Lastly, it’s important to note that the declassification wasn’t the only element that Antinori and the “father of Tignanello,” Renzo Cotarella, introduced in its effort to conquer a greater piece of the foreign market: they introduced new-French-oak-small-cask aging, lower-than-required yields, and — I would imagine — Californian practices in the cellar (I don’t know but am guessing they began using cultured yeasts and other forms of manipulation through technology).
The most interesting tidbit of BrooklynGuy’s post, in my view, is the fact that he points out (and in many ways he’s right on): “Antinori’s Tignanello was a big part of the beginning of the Super-Tuscan craze that ultimately ended with the huge Brunello scandal.” Tignanello has always been made mostly from Sangiovese with smaller amounts of Cabernet Sauvignon and Cabernet Franc (to give color, weight, and tannin). The oaky, beefy (as it were) style of wine ultimately conquered the American market in what is surely to be remembered as one of the greatest coups in the history of wine marketing.

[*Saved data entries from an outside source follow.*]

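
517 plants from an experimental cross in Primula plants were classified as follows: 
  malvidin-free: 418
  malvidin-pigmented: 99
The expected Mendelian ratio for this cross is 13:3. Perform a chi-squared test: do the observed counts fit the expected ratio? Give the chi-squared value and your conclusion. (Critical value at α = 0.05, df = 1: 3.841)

0.054; consistent

The 13:3 ratio has 16 parts, so with N = 517 the expected counts are:
  malvidin-free: 517 × 13/16 = 420.0625
  malvidin-pigmented: 517 × 3/16 = 96.9375
χ² = Σ (O − E)² / E
  malvidin-free: (418 − 420.0625)² / 420.0625 = 0.0101
  malvidin-pigmented: (99 − 96.9375)² / 96.9375 = 0.0439
χ² = 0.0101 + 0.0439 = 0.054
Degrees of freedom = 2 − 1 = 1; critical value at α = 0.05 is 3.841.
Since 0.054 < 3.841, we fail to reject the null hypothesis — the data are consistent with the 13:3 ratio.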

Is this wine partly to blame for the bastardization of Tuscan wine?
No, it’s not the wine. The blame lies with winemakers who have abandoned the flavors and aromas of their land for the sake of avarice.
Is Tignanello bad? And if it is bad, can it still taste good?
Tignanello isn’t bad. But there are so many other, greater expressions of Sangiovese that achieve much, much more at a much lower price point.
The 1990 tasted great, that much I can tell you.
I would have loved to taste it with you, BrooklynGuy! But then again, I know that it’s always a great experience to taste any wine with you!
Chapeau bas, for keeping it real in Brooklyn.